1. Location: Staging the game in recent expansion cities is all well and good, but Toronto was a poor choice for a number of reasons. It was an awfully long way to travel for fans from almost any other MLS city. It was cold. It is a town enthralled by hockey -- and pretty much only hockey -- in the month of November. And, most importantly, it isn't the hometown of either participant. Staging the final in a neutral city is a quaint tradition that just doesn't work in MLS. It's hard enough to get fans to come to the stadium; don't make them spend many hundreds of dollars on travel to see their team in a final.

2. Fan experience: It will have escaped nobody that BMO Field was no more than 70 percent full for the bulk of the game, after dismayed Toronto fans allegedly protested their many grievances by walking out after kickoff or during halftime, depending on who you believe. It looked terrible. The lack of fans of the teams contesting the game was also glaring. Having been asked to travel either 1,225 miles from Dallas or 1,345 miles from Denver, few materialized.
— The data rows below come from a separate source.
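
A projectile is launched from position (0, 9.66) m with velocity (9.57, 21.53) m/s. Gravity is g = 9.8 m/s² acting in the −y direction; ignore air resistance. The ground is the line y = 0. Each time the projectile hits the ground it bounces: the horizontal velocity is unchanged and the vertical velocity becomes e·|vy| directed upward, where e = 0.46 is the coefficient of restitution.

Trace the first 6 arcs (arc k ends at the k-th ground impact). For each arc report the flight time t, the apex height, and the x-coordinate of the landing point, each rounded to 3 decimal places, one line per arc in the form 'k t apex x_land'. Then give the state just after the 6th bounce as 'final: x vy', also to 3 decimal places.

Arc 1: start y=9.660, vy=21.530 → t=4.804, apex=33.310, x_land=45.976, impact vy=-25.551
  bounce: vy ← 0.46·25.551 = 11.754
Arc 2: start y=0.000, vy=11.754 → t=2.399, apex=7.048, x_land=68.932, impact vy=-11.754
  bounce: vy ← 0.46·11.754 = 5.407
Arc 3: start y=0.000, vy=5.407 → t=1.103, apex=1.491, x_land=79.492, impact vy=-5.407
  bounce: vy ← 0.46·5.407 = 2.487
Arc 4: start y=0.000, vy=2.487 → t=0.508, apex=0.316, x_land=84.349, impact vy=-2.487
  bounce: vy ← 0.46·2.487 = 1.144
Arc 5: start y=0.000, vy=1.144 → t=0.233, apex=0.067, x_land=86.584, impact vy=-1.144
  bounce: vy ← 0.46·1.144 = 0.526
Arc 6: start y=0.000, vy=0.526 → t=0.107, apex=0.014, x_land=87.611, impact vy=-0.526
  bounce: vy ← 0.46·0.526 = 0.242

1 4.804 33.310 45.976
2 2.399 7.048 68.932
3 1.103 1.491 79.492
4 0.508 0.316 84.349
5 0.233 0.067 86.584
6 0.107 0.014 87.611
final: 87.611 0.242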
Worse still, those that did take the trouble were stowed away in bad seats -- in the upper deck on the outer corners of the end-line -- and on the same side, no less, giving them no chance to vocally go up against each other. That is, if there had been enough of them.

3. Timing: 9 p.m. ET on a Sunday night in November is not a smart time to hold a major final. The game is too late for children, the fans of the future, to watch. Plus, MLS had to compete with an NFL game. It's little surprise that in spite of being a hard-fought final, which offered up exciting, if qualitatively very poor soccer, the broadcast saw a 44 percent decline in television ratings from last year.

Commissioner Don Garber suggested before the game that this might be the last final at a neutral site, that the higher-seeded team might earn hosting honors in the future. That would be a most welcome development. So would a move to the middle of the work week, because let's not pretend this game is in any position to compete with Sunday Night Football or any other real prime time event.